Laplace transform question, urgently need help!

[jamesf123]

I have an exam tomorrow on advanced discrete maths and there's an exercise question example in my book with no answer because i missed the lecture we went through it, and i'm certain I need to know how to do it, if any one can do this, please answer or at least have a go as it will help me greatly! thank you

Solve the following simultaneous differential equations using the Laplace transform method,

4dx/dt + dy/dt + y = 2t
d²x/dt² - dy/dt = 0

Include in your answer a brief description of how the method is working at each step.

[jemidiah]

I don't know what this has to do with discrete math. In any case, denote the Laplace transform of x by X and of y by Y. Since the Laplace transform is linear, L(t) = 1/s^2, L(df/dt) = sL(f) - f(0), and L(d^2 f / dt^2) = s^2 L(f) - s f(0) - f'(0), the equations become in the s-domain...

4 (sX - x(0)) + (sY - y(0)) + Y = 2/s^2
(s^2 X - sx(0) - x'(0)) - (sY - y(0)) = 0

From the second equation, we can easily solve for X in terms of Y:
X = (sx(0) + x'(0) + sY - y(0))/s^2

Multiplying the first equation by s and then plugging the above in gives
4 (x'(0) + sY - y(0)) + (s^2 Y - sy(0)) + sY = 2/s

Solving for Y gives
(5s + s^2)Y = 2/s + sy(0) - 4 (x'(0) - y(0))
=> Y = 2/[s(5s + s^2)] + y(0)/[5 + s] - 4(x'(0) - y(0))/[5s + s^2]

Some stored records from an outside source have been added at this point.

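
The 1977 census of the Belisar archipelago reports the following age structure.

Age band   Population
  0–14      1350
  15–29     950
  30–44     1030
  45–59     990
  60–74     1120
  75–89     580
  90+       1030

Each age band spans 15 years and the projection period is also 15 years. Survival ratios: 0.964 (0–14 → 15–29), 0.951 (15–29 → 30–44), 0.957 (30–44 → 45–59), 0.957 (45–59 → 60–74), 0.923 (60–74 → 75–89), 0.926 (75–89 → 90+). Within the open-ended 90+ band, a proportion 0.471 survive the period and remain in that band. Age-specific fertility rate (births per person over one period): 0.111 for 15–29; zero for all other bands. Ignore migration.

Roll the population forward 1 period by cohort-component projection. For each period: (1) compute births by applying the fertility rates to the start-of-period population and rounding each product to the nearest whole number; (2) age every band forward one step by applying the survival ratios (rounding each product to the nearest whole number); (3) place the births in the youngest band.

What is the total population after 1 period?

6298

[period 1]
Births: 950 × 0.111 = 105
15–29: 1350 × 0.964 = 1301
30–44: 950 × 0.951 = 903
45–59: 1030 × 0.957 = 986
60–74: 990 × 0.957 = 947
75–89: 1120 × 0.923 = 1034
90+: 580 × 0.926 + 1030 × 0.471 = 537 + 485 = 1022
Giving 105 / 1301 / 903 / 986 / 947 / 1034 / 1022.
Total after period 1: 105 + 1301 + 903 + 986 + 947 + 1034 + 1022 = 6298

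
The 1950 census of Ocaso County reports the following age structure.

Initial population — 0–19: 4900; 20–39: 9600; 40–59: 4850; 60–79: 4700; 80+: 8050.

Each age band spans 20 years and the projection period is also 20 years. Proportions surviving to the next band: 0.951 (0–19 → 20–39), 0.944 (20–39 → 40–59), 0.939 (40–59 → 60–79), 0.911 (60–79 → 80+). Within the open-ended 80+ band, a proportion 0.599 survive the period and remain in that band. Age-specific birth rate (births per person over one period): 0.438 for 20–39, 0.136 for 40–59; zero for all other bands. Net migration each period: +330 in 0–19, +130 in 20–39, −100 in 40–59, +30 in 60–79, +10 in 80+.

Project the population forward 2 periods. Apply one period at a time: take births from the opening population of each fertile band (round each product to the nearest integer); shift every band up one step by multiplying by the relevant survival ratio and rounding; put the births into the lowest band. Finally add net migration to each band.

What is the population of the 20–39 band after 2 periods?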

Compute the inverse Laplace transform of this term-by-term after applying partial fractions, leveraging linearity and the following properties of the inverse Laplace transform L':
L'(1/(s+a)) = e^(-at)
L'(1/s) = 1
L'(1/s^2) = t

From partial fractions, 1/[5s + s^2] = 1/5 * [1/s - 1/(s+5)] and 1/[s(5s+s^2)] = 1/5 * 1/s^2 + 1/25 * [1/(s+5) - 1/s]. Putting everything together gives

y = L'(Y) = 2 * [1/5 * L'(1/s^2) + 1/25 * L'(1/(s+5) - 1/s)] + y(0) L'(1/(5+s)) - 4(x'(0) - y(0)) * 1/5 * L'(1/s - 1/(s+5))
= 2t/5 + 2/25 * (e^(-5t) - 1) + y(0) e^(-5t) - 4(x'(0) - y(0))/5 * (1 - e^(-5t))

These calculations are very error-prone, though I've done my best to be accurate. I also checked the above result with the result of Mathematica, and they appear to agree. The Mathematica output uses constants that aren't in terms of x(0), x'(0), and y(0), though the appearance of an exponential term, a constant term, and 2t/5 appear in both.

I won't do the X calculations, since they're so similar and these problems are so tedious.


Disclaimer: I have hardly worked with Laplace transforms, and even my small experience was something like 7 years ago. In the above, I believed the properties Wikipedia gave in the tables at the Laplace transform article.